Columnists

Men’s involvement key to ending GBV

SHIKANDA Kawanga.

Analysis: SHIKANDA KAWANGA
AS ZAMBIA joins the rest of the world in commemorating the 16 days of activism against gender-based violence (GBV), men should rise up to actively participate in fighting the vice, which mostly affects women and children.
The 16 days of activism against GBV run from November 25 to December 10 annually and this year’s commemoration is dubbed Orange the World: #HearMeToo.
It is a known fact that there are more men in higher positions in the country and as such should be involved in ending GBV for the campaign to yield positive results.
This is why every well-meaning Zambian should know that it is a won battle if concerted efforts are made by those in power and a 50-50 planet by 2030 can be achievable.

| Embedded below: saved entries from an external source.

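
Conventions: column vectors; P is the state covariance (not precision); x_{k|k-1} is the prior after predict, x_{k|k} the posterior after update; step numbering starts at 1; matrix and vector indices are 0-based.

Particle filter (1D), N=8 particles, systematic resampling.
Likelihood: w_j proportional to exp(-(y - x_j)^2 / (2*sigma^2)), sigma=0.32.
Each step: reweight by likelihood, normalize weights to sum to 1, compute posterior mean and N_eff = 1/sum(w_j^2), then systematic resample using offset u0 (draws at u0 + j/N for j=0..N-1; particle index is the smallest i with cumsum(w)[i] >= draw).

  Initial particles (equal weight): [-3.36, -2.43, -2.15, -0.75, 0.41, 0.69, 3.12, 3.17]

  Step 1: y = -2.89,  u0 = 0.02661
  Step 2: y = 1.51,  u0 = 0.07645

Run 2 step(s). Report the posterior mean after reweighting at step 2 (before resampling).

step 1: w=[0.4446, 0.4652, 0.0902, 0.0000, 0.0000, 0.0000, 0.0000, 0.0000]  mean=-2.8182  Neff=2.3684  idx=[0, 0, 0, 0, 1, 1, 1, 1]
step 2: w=[0.0000, 0.0000, 0.0000, 0.0000, 0.2500, 0.2500, 0.2500, 0.2500]  mean=-2.4300  Neff=4.0000  idx=[4, 4, 5, 5, 6, 6, 7, 7]

post_mean = -2.4300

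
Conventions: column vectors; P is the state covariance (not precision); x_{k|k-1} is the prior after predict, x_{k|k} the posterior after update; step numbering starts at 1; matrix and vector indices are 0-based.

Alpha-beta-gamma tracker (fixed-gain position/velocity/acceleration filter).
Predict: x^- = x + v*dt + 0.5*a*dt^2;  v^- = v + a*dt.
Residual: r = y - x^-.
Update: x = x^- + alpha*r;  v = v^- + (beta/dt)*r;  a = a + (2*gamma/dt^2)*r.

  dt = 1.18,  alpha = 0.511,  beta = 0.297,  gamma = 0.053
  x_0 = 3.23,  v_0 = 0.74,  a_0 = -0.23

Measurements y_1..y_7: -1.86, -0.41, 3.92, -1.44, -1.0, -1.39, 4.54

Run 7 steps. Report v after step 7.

step 1: x_pred=3.9431  r=-5.8031  x^+=0.9777  v^+=-0.9920  a^+=-0.6718
step 2: x_pred=-0.6606  r=0.2506  x^+=-0.5325  v^+=-1.7216  a^+=-0.6527
step 3: x_pred=-3.0185  r=6.9385  x^+=0.5271  v^+=-0.7454  a^+=-0.1245
step 4: x_pred=-0.4392  r=-1.0008  x^+=-0.9506  v^+=-1.1442  a^+=-0.2007
step 5: x_pred=-2.4405  r=1.4405  x^+=-1.7044  v^+=-1.0185  a^+=-0.0910
step 6: x_pred=-2.9696  r=1.5796  x^+=-2.1624  v^+=-0.7283  a^+=0.0292
step 7: x_pred=-3.0015  r=7.5415  x^+=0.8522  v^+=1.2043  a^+=0.6033

v_post = 1.2043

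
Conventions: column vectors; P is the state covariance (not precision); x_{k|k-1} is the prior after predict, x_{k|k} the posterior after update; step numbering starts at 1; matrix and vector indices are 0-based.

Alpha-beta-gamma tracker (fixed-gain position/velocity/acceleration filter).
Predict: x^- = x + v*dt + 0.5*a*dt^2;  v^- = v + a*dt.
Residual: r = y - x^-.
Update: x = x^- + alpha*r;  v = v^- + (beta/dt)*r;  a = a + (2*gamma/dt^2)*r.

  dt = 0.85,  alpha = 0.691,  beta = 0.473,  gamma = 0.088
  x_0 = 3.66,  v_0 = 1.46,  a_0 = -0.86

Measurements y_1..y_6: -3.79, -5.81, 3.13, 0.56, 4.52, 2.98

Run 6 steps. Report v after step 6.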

To augment this, the regional director for the Arab States for the United Nations entity for gender equality and the empowerment of women, Mohammad Naciri, said the fight for gender equality is a fight that should not be fought by women, but by men for women and with women.

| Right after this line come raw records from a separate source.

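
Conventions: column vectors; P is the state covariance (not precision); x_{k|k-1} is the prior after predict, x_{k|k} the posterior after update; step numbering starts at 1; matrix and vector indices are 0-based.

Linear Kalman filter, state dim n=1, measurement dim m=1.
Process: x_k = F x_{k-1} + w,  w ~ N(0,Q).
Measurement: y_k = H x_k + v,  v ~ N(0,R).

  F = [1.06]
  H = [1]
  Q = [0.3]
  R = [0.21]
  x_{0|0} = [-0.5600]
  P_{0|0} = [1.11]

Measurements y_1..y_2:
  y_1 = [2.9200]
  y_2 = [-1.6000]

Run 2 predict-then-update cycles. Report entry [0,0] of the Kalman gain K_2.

step 1: x^-=[-0.5936]  P^-=[1.5472]  S=[1.7572]  K=[0.8805]  nu=[3.5136]  x^+=[2.5001]  P^+=[0.1849]
step 2: x^-=[2.6501]  P^-=[0.5078]  S=[0.7178]  K=[0.7074]  nu=[-4.2501]  x^+=[-0.3565]  P^+=[0.1486]

K[0,0] = 0.7074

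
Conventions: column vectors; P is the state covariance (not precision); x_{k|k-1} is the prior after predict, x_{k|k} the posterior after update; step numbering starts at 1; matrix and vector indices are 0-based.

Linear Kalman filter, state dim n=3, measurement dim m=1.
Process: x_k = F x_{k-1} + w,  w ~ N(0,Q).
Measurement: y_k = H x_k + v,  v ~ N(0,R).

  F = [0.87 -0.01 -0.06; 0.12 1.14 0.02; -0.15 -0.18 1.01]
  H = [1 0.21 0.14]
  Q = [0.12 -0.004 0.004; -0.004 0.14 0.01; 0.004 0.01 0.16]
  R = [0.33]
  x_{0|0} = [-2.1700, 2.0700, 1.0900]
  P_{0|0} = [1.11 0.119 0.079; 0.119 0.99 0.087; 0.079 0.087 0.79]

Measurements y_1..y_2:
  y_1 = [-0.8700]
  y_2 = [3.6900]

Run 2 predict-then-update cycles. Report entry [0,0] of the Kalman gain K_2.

step 1: x^-=[-1.9740, 2.1212, 1.0538]  P^-=[0.9529 0.2124 -0.1352; 0.2124 1.4798 -0.1109; -0.1352 -0.1109 0.9738]  S=[1.4120]  K=[0.6930; 0.3595; -0.0157]  nu=[0.5110]  x^+=[-1.6199, 2.3049, 1.0458]  P^+=[0.2747 -0.1394 -0.1198; -0.1394 1.2973 -0.1029; -0.1198 -0.1029 0.9734]
step 2: x^-=[-1.4951, 2.4541, 0.8843]  P^-=[0.3464 -0.1235 -0.1734; -0.1235 1.7870 -0.3469; -0.1734 -0.3469 1.2674]  S=[0.6592]  K=[0.4493; 0.3082; -0.1043]  nu=[4.5459]  x^+=[0.5474, 3.8551, 0.4101]  P^+=[0.2133 -0.2148 -0.1425; -0.2148 1.7243 -0.3258; -0.1425 -0.3258 1.2603]

K[0,0] = 0.4493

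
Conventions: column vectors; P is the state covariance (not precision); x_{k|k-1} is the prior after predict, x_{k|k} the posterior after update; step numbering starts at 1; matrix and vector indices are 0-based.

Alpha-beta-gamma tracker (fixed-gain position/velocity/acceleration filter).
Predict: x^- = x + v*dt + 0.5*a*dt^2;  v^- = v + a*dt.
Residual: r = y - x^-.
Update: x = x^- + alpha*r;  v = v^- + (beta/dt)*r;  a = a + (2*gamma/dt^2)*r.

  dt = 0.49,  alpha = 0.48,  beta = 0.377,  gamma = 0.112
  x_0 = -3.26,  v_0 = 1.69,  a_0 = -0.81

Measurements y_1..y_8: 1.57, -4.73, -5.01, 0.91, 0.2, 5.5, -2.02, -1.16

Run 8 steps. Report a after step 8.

step 1: x_pred=-2.5291  r=4.0991  x^+=-0.5616  v^+=4.4469  a^+=3.0143
step 2: x_pred=1.9793  r=-6.7093  x^+=-1.2412  v^+=0.7619  a^+=-3.2451
step 3: x_pred=-1.2574  r=-3.7526  x^+=-3.0587  v^+=-3.7154  a^+=-6.7461
step 4: x_pred=-5.6891  r=6.5991  x^+=-2.5215  v^+=-1.9438  a^+=-0.5895
step 5: x_pred=-3.5447  r=3.7447  x^+=-1.7473  v^+=0.6485  a^+=2.9041
step 6: x_pred=-1.0808  r=6.5808  x^+=2.0780  v^+=7.1348  a^+=9.0437
step 7: x_pred=6.6597  r=-8.6797  x^+=2.4934  v^+=4.8881  a^+=0.9460
step 8: x_pred=5.0022  r=-6.1622  x^+=2.0443  v^+=0.6106  a^+=-4.8030

a_post = -4.8030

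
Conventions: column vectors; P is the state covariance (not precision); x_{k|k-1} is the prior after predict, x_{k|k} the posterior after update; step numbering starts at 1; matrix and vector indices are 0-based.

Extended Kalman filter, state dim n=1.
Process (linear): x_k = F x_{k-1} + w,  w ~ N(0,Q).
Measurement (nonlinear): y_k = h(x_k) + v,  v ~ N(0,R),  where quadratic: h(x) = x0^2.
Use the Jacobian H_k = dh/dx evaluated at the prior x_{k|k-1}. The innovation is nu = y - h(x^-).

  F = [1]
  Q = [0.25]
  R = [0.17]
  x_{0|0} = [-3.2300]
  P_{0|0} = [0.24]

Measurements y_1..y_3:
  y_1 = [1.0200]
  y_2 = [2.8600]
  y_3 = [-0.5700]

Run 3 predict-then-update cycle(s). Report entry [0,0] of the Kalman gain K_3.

step 1: x^-=[-3.2300]  P^-=[0.4900]  H_jac=[-6.4600]  S=[20.6185]  K=[-0.1535]  nu=[-9.4129]  x^+=[-1.7849]  P^+=[0.0040]
step 2: x^-=[-1.7849]  P^-=[0.2540]  H_jac=[-3.5698]  S=[3.4074]  K=[-0.2662]  nu=[-0.3259]  x^+=[-1.6982]  P^+=[0.0127]
step 3: x^-=[-1.6982]  P^-=[0.2627]  H_jac=[-3.3963]  S=[3.2000]  K=[-0.2788]  nu=[-3.4538]  x^+=[-0.7353]  P^+=[0.0140]

K[0,0] = -0.2788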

Many anti-abuse advocates will agree that the need for all men to have an inner conviction to fight GBV even when a friend is a culprit cannot be over-emphasised.

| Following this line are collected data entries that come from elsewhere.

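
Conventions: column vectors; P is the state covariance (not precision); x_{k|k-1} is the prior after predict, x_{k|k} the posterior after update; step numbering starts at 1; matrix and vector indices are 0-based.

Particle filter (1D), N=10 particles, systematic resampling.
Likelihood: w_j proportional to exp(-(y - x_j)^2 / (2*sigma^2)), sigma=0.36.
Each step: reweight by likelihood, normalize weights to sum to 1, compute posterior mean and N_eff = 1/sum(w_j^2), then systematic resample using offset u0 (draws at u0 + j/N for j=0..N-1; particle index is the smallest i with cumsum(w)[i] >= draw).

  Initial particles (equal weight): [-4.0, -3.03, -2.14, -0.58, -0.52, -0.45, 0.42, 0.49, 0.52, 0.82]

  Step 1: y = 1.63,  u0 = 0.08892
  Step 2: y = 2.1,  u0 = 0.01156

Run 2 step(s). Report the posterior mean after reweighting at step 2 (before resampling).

step 1: w=[0.0000, 0.0000, 0.0000, 0.0000, 0.0000, 0.0000, 0.0358, 0.0676, 0.0877, 0.8090]  mean=0.7571  Neff=1.4972  idx=[7, 8, 9, 9, 9, 9, 9, 9, 9, 9]
step 2: w=[0.0031, 0.0045, 0.1240, 0.1240, 0.1240, 0.1240, 0.1240, 0.1240, 0.1240, 0.1240]  mean=0.8176  Neff=8.1220  idx=[2, 2, 3, 4, 5, 6, 6, 7, 8, 9]

post_mean = 0.8176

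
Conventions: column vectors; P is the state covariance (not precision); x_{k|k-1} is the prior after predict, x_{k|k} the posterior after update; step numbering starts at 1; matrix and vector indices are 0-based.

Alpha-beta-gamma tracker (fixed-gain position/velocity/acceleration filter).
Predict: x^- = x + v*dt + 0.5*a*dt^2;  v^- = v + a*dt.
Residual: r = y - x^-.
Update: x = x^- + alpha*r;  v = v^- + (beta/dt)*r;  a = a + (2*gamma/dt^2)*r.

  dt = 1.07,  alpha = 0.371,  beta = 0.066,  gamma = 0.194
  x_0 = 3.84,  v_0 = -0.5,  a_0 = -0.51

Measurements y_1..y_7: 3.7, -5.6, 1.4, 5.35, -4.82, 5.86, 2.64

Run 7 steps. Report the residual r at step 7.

step 1: x_pred=3.0131  r=0.6869  x^+=3.2679  v^+=-1.0033  a^+=-0.2772
step 2: x_pred=2.0357  r=-7.6357  x^+=-0.7972  v^+=-1.7709  a^+=-2.8649
step 3: x_pred=-4.3320  r=5.7320  x^+=-2.2055  v^+=-4.4828  a^+=-0.9223
step 4: x_pred=-7.5300  r=12.8800  x^+=-2.7515  v^+=-4.6752  a^+=3.4426
step 5: x_pred=-5.7832  r=0.9632  x^+=-5.4259  v^+=-0.9322  a^+=3.7691
step 6: x_pred=-4.2657  r=10.1257  x^+=-0.5091  v^+=3.7253  a^+=7.2006
step 7: x_pred=7.5990  r=-4.9590  x^+=5.7592  v^+=11.1241  a^+=5.5200

resid = -4.9590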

This is because all people in relations are potential victims as tables turn and relations turn sour to an extent where intimate partners hurt each other as though they were never love birds.
In case one would wonder what would give a man the urge to fight against a fellow man, the reason is as simple as an imagination of a sister, mother or close relation undergoing the same in the hands of another man.
This is why men should be engaged in national dialogues which focus on GBV-related issues as it is critical for men to get involved not just as legislators, or in terms of judiciary, but as role models.
Once that is done, we will start seeing a difference on how men relate to women.
It is for this reason that men should be engaged as active allies and partners so that they develop gender-based violence (GBV) programmes that include prevention, as well as survivor services.
Stakeholder collaborations in mobilising men and boys of all ages to take a stand against violence towards women and children as well as to foster equality and gender solidarity should be supported.
Shockingly, the fight against GBV has been undertaken for a long time yet the Zambia Police Service still records heart-breaking statistics.
Recently, Zambia Police public relations officer Esther Katongo released the 2018 third quarter gender-based violence statistics, which shows, that women and children are still the major victims.
The report states that the Zambia Police recorded 6,114 cases of GBV countrywide during the third quarter of 2018 compared to 5,096 recorded during the same period in 2017 showing an increase by 1,018, translating to 16.7 percent.
A total of 664 cases of child defilement were recorded representing 10.9 percent of the total reported cases out of which three cases were against boys while 661 were against girls.
Lusaka Province recorded the highest number of child defilement cases with 320 translating to 48.2 percent of the child defilement cases reported countrywide, Southern Province recorded 73 cases translating to 11 percent, followed by Central Province with 63 cases or 9.5 percent, Eastern Province had 60 cases or 9 percent, and Copperbelt Province recorded 49 cases translating to 7.4 percent.
Western and North-Western provinces had 29 cases, each translating to 4.4 percent, Muchinga had 17 cases or 2.6 percent, Luapula had 14 cases or 2.1 percent, with the rest of the provinces recording less than 10 cases each.
On sexual offences, the country recorded 37 cases of indecent assault translating to 0.6 percent of the total reported GBV cases out of which two were against male adults, 26 against female adults and nine against girls; 12 cases of incest acts involving six female adults and six girls were reported countrywide.
24 GBV-related murder cases were reported translating to 0.4 percent of the total reported cases out of which 11 victims were female adults representing 45.8 percent, five were male adults, and also five girls translating to 20.8 percent while three were boys.
486 cases were for failing to provide in homes while neglecting to provide food and other basic necessities for children had 200 reports translating to 3.3 percent.
A comparison with the third quarter of 2017, 416 defilement cases were reported compared to 664 in 2018 third quarter translating to an increase of 248 cases or 37.3 percent.
There were 1,644 cases of assault occasioning actual bodily harm in 2017, during the period under review, compared to 2,094 in 2018 and this indicates an increase by 450 or 21.5 percent.
17 GBV-related murder cases were reported in the third quarter of 2017 compared to 24 cases in third quarter of 2018 showing an increase by seven cases translating to 29.2 percent.
According to the continued escalation of GBV statistics, this retrogressive vice should be recognised as a community issue.
If GBV cases remain marginalised and ignored as a women’s issue and as a domestic issue, the vice might not be eradicated.
Men should be involved at all costs because they are the major culprits of violent acts against women and children.
A country cannot develop with the majority of its population living in fear of violence; this is why this year’s 16 days of activism against gender-based violence, should create an inner conviction in men that they must contribute immensely to the fight against any forms of abuse that women and children go through.
The author is a photojournalist and writer.